Novembre 2017

SITUAZIONE ATTUALE

Novembre. L’inverno, e il freddo, arriva anche ad At-Tuwani, alle porte del deserto del Negev. Tempo di semina, che ha visto molte famiglie recarsi a coltivare la propria terra nelle valli vicine al villaggio, e molto vicine anche all’avamposto israeliano di Havat Ma’On.
Storicamente, tempo di demolizioni. In questo periodo se ne registra abitualmente un incremento, il più alto di tutto l’anno; un fenomeno che coincide non per casualità con l’arrivo dei primi freddi, quando la popolazione sfollata e/o che vuole ricostruire, si trova maggiormente in difficoltà dovendo affrontare intemperie e clima rigido.
Numerose le notizie questo mese di ordini di stop-working e di demolizione consegnati nel Massafer Yatta, anche chiamata Firing Zone 918 (sette solo nel villaggio di Khallet Athaba) ma non solo.
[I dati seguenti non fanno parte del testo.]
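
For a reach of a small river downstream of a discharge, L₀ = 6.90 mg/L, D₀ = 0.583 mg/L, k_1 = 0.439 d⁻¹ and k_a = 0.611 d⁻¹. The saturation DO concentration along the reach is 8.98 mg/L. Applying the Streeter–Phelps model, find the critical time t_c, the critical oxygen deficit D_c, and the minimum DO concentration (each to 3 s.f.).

With k_a/k_1 = 1.392 and 1 − D₀(k_a−k_1)/(k_1 L₀) = 0.9669,
t_c = ln(1.392 × 0.9669) / (0.611 − 0.439) = ln(1.346) / 0.1720 = 0.2969/0.1720 = 1.726 d.
D_c = (k_1/k_a) L₀ e^(−k_1 t_c) = (0.439/0.611) × 6.90 × e^(−0.439×1.726) = 0.7185 × 6.90 × 0.4687 = 2.323 mg/L.
Minimum DO = C_s − D_c = 8.98 − 2.323 = 6.657 mg/L.

t_c ≈ 1.73 d; D_c ≈ 2.32 mg/L; min DO ≈ 6.66 mg/L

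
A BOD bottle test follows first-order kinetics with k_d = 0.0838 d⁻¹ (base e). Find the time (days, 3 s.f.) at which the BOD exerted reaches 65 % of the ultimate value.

t ≈ 12.5 d

y/L₀ = 1 − e^(−k_d t) = 0.65 ⇒ e^(−k_d t) = 0.350
t = −ln(0.350) / 0.0838 = 1.050 / 0.0838 = 12.53 d.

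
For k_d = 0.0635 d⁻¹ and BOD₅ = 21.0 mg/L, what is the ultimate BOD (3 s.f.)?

L₀ ≈ 77.2 mg/L

BOD₅ = L₀(1 − e^(−5k_d)) ⇒ L₀ = BOD₅ / (1 − e^(−5×0.0635))
= 21.0 / (1 − 0.7280) = 21.0 / 0.2720 = 77.20 mg/L.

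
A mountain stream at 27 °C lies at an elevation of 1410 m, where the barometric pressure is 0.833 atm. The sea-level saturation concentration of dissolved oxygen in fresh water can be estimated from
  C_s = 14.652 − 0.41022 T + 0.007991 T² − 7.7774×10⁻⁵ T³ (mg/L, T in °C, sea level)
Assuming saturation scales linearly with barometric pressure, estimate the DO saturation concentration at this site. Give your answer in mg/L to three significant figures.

C_s ≈ 6.56 mg/L

At sea level: C_s = 14.652 − 0.41022×27 + 0.007991×27² − 7.7774×10⁻⁵×27³ = 7.871 mg/L.
Pressure correction: C_s' = 7.871 × 0.833 = 6.556 mg/L.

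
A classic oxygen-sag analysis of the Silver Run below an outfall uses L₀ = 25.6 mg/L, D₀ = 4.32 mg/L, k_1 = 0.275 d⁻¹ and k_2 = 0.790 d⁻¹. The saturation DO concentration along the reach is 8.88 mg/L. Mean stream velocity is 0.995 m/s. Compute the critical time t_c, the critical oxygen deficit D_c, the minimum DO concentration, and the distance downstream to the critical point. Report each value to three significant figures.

With k_2/k_1 = 2.873 and 1 − D₀(k_2−k_1)/(k_1 L₀) = 0.6840,
t_c = ln(2.873 × 0.6840) / (0.790 − 0.275) = ln(1.965) / 0.5150 = 0.6754/0.5150 = 1.312 d.
L(t_c) = L₀ e^(−k_1 t_c) = 25.6 × 0.6972 = 17.85 mg/L, and at the critical point k_2 D_c = k_1 L, so D_c = (0.275/0.790) × 17.85 = 6.213 mg/L.
Minimum DO = C_s − D_c = 8.88 − 6.213 = 2.667 mg/L.
x_c = v t_c = 0.995 m/s × 1.312 d × 86400 s/d = 112700 m ≈ 113 km.

t_c ≈ 1.31 d; D_c ≈ 6.21 mg/L; min DO ≈ 2.67 mg/L; x_c ≈ 113 km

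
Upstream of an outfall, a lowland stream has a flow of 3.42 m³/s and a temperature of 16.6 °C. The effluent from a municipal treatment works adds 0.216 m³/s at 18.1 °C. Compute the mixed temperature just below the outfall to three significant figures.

Flow-weighted mixing: C = (Q_r C_r + Q_w C_w)/(Q_r + Q_w)
= (3.42×16.6 + 0.216×18.1)/(3.42 + 0.216) = 60.68/3.636 = 16.69 °C.

16.7 °C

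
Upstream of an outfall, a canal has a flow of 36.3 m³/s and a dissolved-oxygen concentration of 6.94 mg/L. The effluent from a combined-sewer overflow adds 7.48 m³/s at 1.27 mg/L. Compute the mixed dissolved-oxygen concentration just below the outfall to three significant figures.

5.97 mg/L

Flow-weighted mixing: C = (Q_r C_r + Q_w C_w)/(Q_r + Q_w)
= (36.3×6.94 + 7.48×1.27)/(36.3 + 7.48) = 261.4/43.78 = 5.971 mg/L.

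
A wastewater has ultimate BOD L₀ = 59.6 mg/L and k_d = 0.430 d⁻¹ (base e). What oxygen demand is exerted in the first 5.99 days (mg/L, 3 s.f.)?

y_t = L₀(1 − e^(−k_d t)) = 59.6 × (1 − e^(−0.430×5.99))
= 59.6 × (1 − 0.07610) = 59.6 × 0.9239 = 55.06 mg/L.

y ≈ 55.1 mg/L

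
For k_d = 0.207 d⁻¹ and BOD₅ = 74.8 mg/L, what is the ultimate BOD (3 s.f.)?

BOD₅ = L₀(1 − e^(−5k_d)) ⇒ L₀ = BOD₅ / (1 − e^(−5×0.207))
= 74.8 / (1 − 0.3552) = 74.8 / 0.6448 = 116.0 mg/L.

L₀ ≈ 116 mg/L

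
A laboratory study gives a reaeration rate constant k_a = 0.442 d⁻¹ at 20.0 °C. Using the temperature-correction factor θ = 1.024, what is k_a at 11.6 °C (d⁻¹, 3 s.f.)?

k_a(T₂) = k_a(T₁) · θ^(T₂−T₁) = 0.442 × 1.024^(11.6−20.0)
= 0.442 × 1.024^-8.40 = 0.442 × 0.8194 = 0.3622 d⁻¹.

k_a ≈ 0.362 d⁻¹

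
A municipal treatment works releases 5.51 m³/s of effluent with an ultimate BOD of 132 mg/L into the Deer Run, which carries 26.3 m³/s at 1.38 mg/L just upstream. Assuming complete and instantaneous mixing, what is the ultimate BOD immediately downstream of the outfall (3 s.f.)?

Flow-weighted mixing: C = (Q_r C_r + Q_w C_w)/(Q_r + Q_w)
= (26.3×1.38 + 5.51×132)/(26.3 + 5.51) = 763.6/31.81 = 24.01 mg/L.

24.0 mg/L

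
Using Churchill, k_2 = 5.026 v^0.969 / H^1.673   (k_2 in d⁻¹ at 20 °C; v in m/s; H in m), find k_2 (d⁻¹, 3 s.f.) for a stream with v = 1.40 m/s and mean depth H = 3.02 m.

k_2 ≈ 1.10 d⁻¹

k_2 = 5.026 × 1.40^0.969 / 3.02^1.673 = 5.026 × 1.385 / 6.354 = 1.096 d⁻¹.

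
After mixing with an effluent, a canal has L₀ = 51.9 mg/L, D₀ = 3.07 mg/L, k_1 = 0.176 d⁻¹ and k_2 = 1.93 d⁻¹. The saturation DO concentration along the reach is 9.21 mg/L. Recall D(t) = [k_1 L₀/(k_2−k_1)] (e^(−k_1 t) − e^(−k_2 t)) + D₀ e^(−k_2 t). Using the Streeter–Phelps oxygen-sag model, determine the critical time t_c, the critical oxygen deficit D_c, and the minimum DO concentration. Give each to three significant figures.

t_c ≈ 0.858 d; D_c ≈ 4.07 mg/L; min DO ≈ 5.14 mg/L

At the critical point dD/dt = 0, so k_1 L₀ e^(−k_1 t) = k_2 D. Substituting D(t) from the Streeter–Phelps equation and solving for t gives
t_c = ln[(k_2/k_1)(1 − D₀(k_2−k_1)/(k_1 L₀))] / (k_2−k_1).
Here k_2−k_1 = 1.754 d⁻¹ and 1 − D₀(k_2−k_1)/(k_1 L₀) = 1 − 3.07×1.754/(0.176×51.9) = 0.4105, so
t_c = ln(10.97 × 0.4105) / 1.754 = 1.504 / 1.754 = 0.8577 d.
L(t_c) = L₀ e^(−k_1 t_c) = 51.9 × 0.8599 = 44.63 mg/L, and at the critical point k_2 D_c = k_1 L, so D_c = (0.176/1.93) × 44.63 = 4.070 mg/L.
Minimum DO = C_s − D_c = 9.21 − 4.070 = 5.140 mg/L.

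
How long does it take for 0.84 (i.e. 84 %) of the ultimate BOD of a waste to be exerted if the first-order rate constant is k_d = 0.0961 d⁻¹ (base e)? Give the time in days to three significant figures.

y/L₀ = 1 − e^(−k_d t) = 0.84 ⇒ e^(−k_d t) = 0.160
t = −ln(0.160) / 0.0961 = 1.833 / 0.0961 = 19.07 d.

t ≈ 19.1 d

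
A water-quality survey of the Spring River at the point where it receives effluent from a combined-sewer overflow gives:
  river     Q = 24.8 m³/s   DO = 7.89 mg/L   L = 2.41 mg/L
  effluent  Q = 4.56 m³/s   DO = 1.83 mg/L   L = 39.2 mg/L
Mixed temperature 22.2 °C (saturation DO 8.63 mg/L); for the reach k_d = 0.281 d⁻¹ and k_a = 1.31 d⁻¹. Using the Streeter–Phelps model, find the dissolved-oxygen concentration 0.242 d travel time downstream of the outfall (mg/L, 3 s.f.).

DO ≈ 6.95 mg/L

Mixed DO = (24.8×7.89 + 4.56×1.83)/(24.8+4.56) = 204.0/29.36 = 6.949 mg/L.
Mixed L₀ = (24.8×2.41 + 4.56×39.2)/(29.36) = 238.5/29.36 = 8.124 mg/L.
Initial deficit D₀ = C_s − DO₀ = 8.63 − 6.949 = 1.681 mg/L.
D(0.242) = [0.281×8.124/(1.31−0.281)](e^(−0.281×0.242) − e^(−1.31×0.242)) + 1.681 e^(−1.31×0.242)
= 2.219 × (0.9343 − 0.7283) + 1.681 × 0.7283 = 1.681 mg/L.
DO = 8.63 − 1.681 = 6.949 mg/L.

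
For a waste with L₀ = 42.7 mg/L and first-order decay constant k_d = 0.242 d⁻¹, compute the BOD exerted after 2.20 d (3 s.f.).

y_t = L₀(1 − e^(−k_d t)) = 42.7 × (1 − e^(−0.242×2.20))
= 42.7 × (1 − 0.5872) = 42.7 × 0.4128 = 17.63 mg/L.

y ≈ 17.6 mg/L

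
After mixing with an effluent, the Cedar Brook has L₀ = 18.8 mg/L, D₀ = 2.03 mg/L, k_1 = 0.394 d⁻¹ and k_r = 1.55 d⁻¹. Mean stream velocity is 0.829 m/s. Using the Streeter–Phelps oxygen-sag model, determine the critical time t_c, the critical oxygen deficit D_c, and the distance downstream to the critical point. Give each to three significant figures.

With k_r/k_1 = 3.934 and 1 − D₀(k_r−k_1)/(k_1 L₀) = 0.6832,
t_c = ln(3.934 × 0.6832) / (1.55 − 0.394) = ln(2.688) / 1.156 = 0.9887/1.156 = 0.8553 d.
L(t_c) = L₀ e^(−k_1 t_c) = 18.8 × 0.7139 = 13.42 mg/L, and at the critical point k_r D_c = k_1 L, so D_c = (0.394/1.55) × 13.42 = 3.412 mg/L.
x_c = v t_c = 0.829 m/s × 0.8553 d × 86400 s/d = 61260 m ≈ 61.3 km.

t_c ≈ 0.855 d; D_c ≈ 3.41 mg/L; x_c ≈ 61.3 km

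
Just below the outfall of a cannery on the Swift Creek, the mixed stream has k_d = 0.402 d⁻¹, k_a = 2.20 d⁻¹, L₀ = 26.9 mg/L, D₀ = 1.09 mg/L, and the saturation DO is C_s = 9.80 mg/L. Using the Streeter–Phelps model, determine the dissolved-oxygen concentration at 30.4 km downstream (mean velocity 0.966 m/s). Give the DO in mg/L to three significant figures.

DO ≈ 6.81 mg/L

Travel time t = x/v = 30.4 km / (0.966 m/s) = 30400 m / 0.966 m/s = 31470 s = 0.3642 d.
k_d L₀/(k_a−k_d) = 0.402×26.9/(2.20−0.402) = 10.81/1.798 = 6.014 mg/L.
e^(−k_d t) = e^(−0.402×0.3642) = 0.8638; e^(−k_a t) = e^(−2.20×0.3642) = 0.4487.
D = 6.014 × (0.8638 − 0.4487) + 1.09 × 0.4487 = 2.496 + 0.4891 = 2.985 mg/L.
DO = C_s − D = 9.80 − 2.985 = 6.815 mg/L.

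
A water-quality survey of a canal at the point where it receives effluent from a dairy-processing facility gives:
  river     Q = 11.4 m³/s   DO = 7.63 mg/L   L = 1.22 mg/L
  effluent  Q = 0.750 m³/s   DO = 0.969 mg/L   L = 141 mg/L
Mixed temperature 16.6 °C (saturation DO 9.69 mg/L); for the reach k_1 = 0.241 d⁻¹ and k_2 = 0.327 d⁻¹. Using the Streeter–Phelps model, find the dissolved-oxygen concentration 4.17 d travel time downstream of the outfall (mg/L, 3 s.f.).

Mixed DO = (11.4×7.63 + 0.750×0.969)/(11.4+0.750) = 87.71/12.15 = 7.219 mg/L.
Mixed L₀ = (11.4×1.22 + 0.750×141)/(12.15) = 119.7/12.15 = 9.848 mg/L.
Initial deficit D₀ = C_s − DO₀ = 9.69 − 7.219 = 2.471 mg/L.
D(4.17) = [0.241×9.848/(0.327−0.241)](e^(−0.241×4.17) − e^(−0.327×4.17)) + 2.471 e^(−0.327×4.17)
= 27.60 × (0.3661 − 0.2557) + 2.471 × 0.2557 = 3.676 mg/L.
DO = 9.69 − 3.676 = 6.014 mg/L.

DO ≈ 6.01 mg/L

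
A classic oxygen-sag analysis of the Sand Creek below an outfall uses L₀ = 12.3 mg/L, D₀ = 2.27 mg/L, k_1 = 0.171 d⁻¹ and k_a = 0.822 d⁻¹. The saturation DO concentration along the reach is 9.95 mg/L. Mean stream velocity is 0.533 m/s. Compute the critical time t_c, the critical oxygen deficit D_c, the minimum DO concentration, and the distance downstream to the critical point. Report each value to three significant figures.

t_c ≈ 0.549 d; D_c ≈ 2.33 mg/L; min DO ≈ 7.62 mg/L; x_c ≈ 25.3 km

With k_a/k_1 = 4.807 and 1 − D₀(k_a−k_1)/(k_1 L₀) = 0.2974,
t_c = ln(4.807 × 0.2974) / (0.822 − 0.171) = ln(1.430) / 0.6510 = 0.3574/0.6510 = 0.5490 d.
D_c = (k_1/k_a) L₀ e^(−k_1 t_c) = (0.171/0.822) × 12.3 × e^(−0.171×0.5490) = 0.2080 × 12.3 × 0.9104 = 2.329 mg/L.
Minimum DO = C_s − D_c = 9.95 − 2.329 = 7.621 mg/L.
x_c = v t_c = 0.533 m/s × 0.5490 d × 86400 s/d = 25280 m ≈ 25.3 km.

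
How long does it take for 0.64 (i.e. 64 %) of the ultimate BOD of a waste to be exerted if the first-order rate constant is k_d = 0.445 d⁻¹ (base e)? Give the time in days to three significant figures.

t ≈ 2.30 d

y/L₀ = 1 − e^(−k_d t) = 0.64 ⇒ e^(−k_d t) = 0.360
t = −ln(0.360) / 0.445 = 1.022 / 0.445 = 2.296 d.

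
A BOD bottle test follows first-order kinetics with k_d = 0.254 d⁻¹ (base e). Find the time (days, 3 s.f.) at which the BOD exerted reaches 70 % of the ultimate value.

y/L₀ = 1 − e^(−k_d t) = 0.70 ⇒ e^(−k_d t) = 0.300
t = −ln(0.300) / 0.254 = 1.204 / 0.254 = 4.740 d.

t ≈ 4.74 d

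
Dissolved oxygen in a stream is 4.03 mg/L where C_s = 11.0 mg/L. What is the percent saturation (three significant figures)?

% saturation = C/C_s × 100 = 4.03/11.0 × 100 = 36.6 %.

36.6 % saturation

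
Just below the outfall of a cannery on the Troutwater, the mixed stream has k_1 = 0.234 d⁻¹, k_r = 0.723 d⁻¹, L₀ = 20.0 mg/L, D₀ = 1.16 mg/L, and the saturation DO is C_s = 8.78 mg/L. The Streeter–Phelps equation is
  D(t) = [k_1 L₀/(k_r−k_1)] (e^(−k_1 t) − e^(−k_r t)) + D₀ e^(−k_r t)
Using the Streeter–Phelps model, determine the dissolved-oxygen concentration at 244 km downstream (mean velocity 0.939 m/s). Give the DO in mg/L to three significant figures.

Travel time t = x/v = 244 km / (0.939 m/s) = 244000 m / 0.939 m/s = 259900 s = 3.008 d.
k_1 L₀/(k_r−k_1) = 0.234×20.0/(0.723−0.234) = 4.680/0.4890 = 9.571 mg/L.
e^(−k_1 t) = e^(−0.234×3.008) = 0.4947; e^(−k_r t) = e^(−0.723×3.008) = 0.1137.
D = 9.571 × (0.4947 − 0.1137) + 1.16 × 0.1137 = 3.647 + 0.1319 = 3.779 mg/L.
DO = C_s − D = 8.78 − 3.779 = 5.001 mg/L.

DO ≈ 5.00 mg/L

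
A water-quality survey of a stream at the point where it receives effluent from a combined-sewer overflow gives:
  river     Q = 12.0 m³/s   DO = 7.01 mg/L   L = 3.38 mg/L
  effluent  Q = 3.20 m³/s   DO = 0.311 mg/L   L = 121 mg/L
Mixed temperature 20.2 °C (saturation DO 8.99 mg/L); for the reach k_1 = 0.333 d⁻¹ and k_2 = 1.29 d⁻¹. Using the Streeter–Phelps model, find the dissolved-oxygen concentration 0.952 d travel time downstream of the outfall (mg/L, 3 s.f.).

Mixed DO = (12.0×7.01 + 3.20×0.311)/(12.0+3.20) = 85.12/15.20 = 5.600 mg/L.
Mixed L₀ = (12.0×3.38 + 3.20×121)/(15.20) = 427.8/15.20 = 28.14 mg/L.
Initial deficit D₀ = C_s − DO₀ = 8.99 − 5.600 = 3.390 mg/L.
D(0.952) = [0.333×28.14/(1.29−0.333)](e^(−0.333×0.952) − e^(−1.29×0.952)) + 3.390 e^(−1.29×0.952)
= 9.792 × (0.7283 − 0.2929) + 3.390 × 0.2929 = 5.257 mg/L.
DO = 8.99 − 5.257 = 3.733 mg/L.

DO ≈ 3.73 mg/L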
La questione di Susiya, un villaggio palestinese su cui pende da anni una minaccia di demolizione imminente, giunge a un verdetto il 22 novembre quando il Governo israeliano ha annunciato che in 15 giorni prevedono di demolire 20 edifici, un quinto del villaggio. Questo violerebbe i diritti umani fondamentali di circa un centinaio di palestinesi, metà dei quali minorenni.
I palestinesi residenti a Susiya hanno lanciato una campagna per salvare il loro villaggio dai bulldozer israeliani, a cui è possibile aderire firmando la lettera a questo link: http://bit.ly/Letters4Susiya
Proprio alla fine di questo mese, dal nord, dagli stessi territori dove i volontari si son recati per una decina di giorni durante la raccolta delle olive, arriva una notizia molto amara. Nel distretto di Nablus, giovedì 30 novembre un palestinese, Mahmoud Oudeh, è stato ucciso a colpi d’arma da fuoco da coloni israeliani mentre lavorava la propria terra vicino al villaggio di Qasra.

CONDIVISIONE, LAVORO E NOVITA' SUI VOLONTARI

Novembre ha visto l’equipe di Operazione Colomba ad At-Tuwani aumentare con l’arrivo di un altro volontario, portando il numero complessivo a 6.

I volontari hanno potuto riscontrare personalmente l'intensificarsi dell'attività di stop working e demolizione da parte delle autorità israeliane nei confronti dei palestinesi, anche quando si sono recati in visita alle famiglie del vicino villaggio di Khallet Athaba: qui il mese scorso sono stati consegnati ben sette ordini di stop working e uno di demolizione.
Il gruppo ha inoltre effettuato un giro della Firing Zone 918, visitando molti dei villaggi che si trovano entro i suoi confini e su cui da tempo pende una minaccia di demolizione. Lo scopo del viaggio è stato soprattutto quello di documentare le chiusure che l’esercito israeliano ha eseguito a più riprese durante questo mese su ogni singolo accesso alla Firing Zone. Questo per le popolazioni dei villaggi coinvolti ha significato non avere la possibilità di muoversi sulle proprie strade, di spostarsi all’interno dell’area, di entrarne o di uscirne.
Il 22 novembre giunge infine una notizia da uno di questi villaggi, Halawe: l’Amministrazione Civile israeliana ha demolito una tenda di una famiglia palestinese.
Novembre è stato anche un mese che ha visto molto impegnati i contadini palestinesi nella semina, e con loro i volontari ad accompagnarli, specialmente negli appezzamenti più vicini alle colonie e agli avamposti israeliani.
Tanto è emozionante vedere gli aratri palestinesi rivoltare la terra che appartiene loro, a testa alta di fronte a un’occupazione che vuole impedirglielo, tanto è spiacevole quando poi quest’attività viene disturbata; è successo il 24 novembre nella valle di Meshaha vicino ad At-Tuwani, per esempio, quando dei coloni a volto coperto hanno attaccato con l’uso di pietre e di aggressioni ravvicinate i palestinesi che aravano, costringendoli ad abbandonare il loro lavoro.
Durante tutto il mese il gruppo ha seguito gli sviluppi delle vicende di Susiya e l’esito della decisione della High Court israeliana, partecipando alla marcia dei bambini che si è tenuta per protesta contro le decisioni del Governo Israeliano e ad incontri tra varie associazioni che supportano la causa per rispondere attivamente alle minacce di demolizione.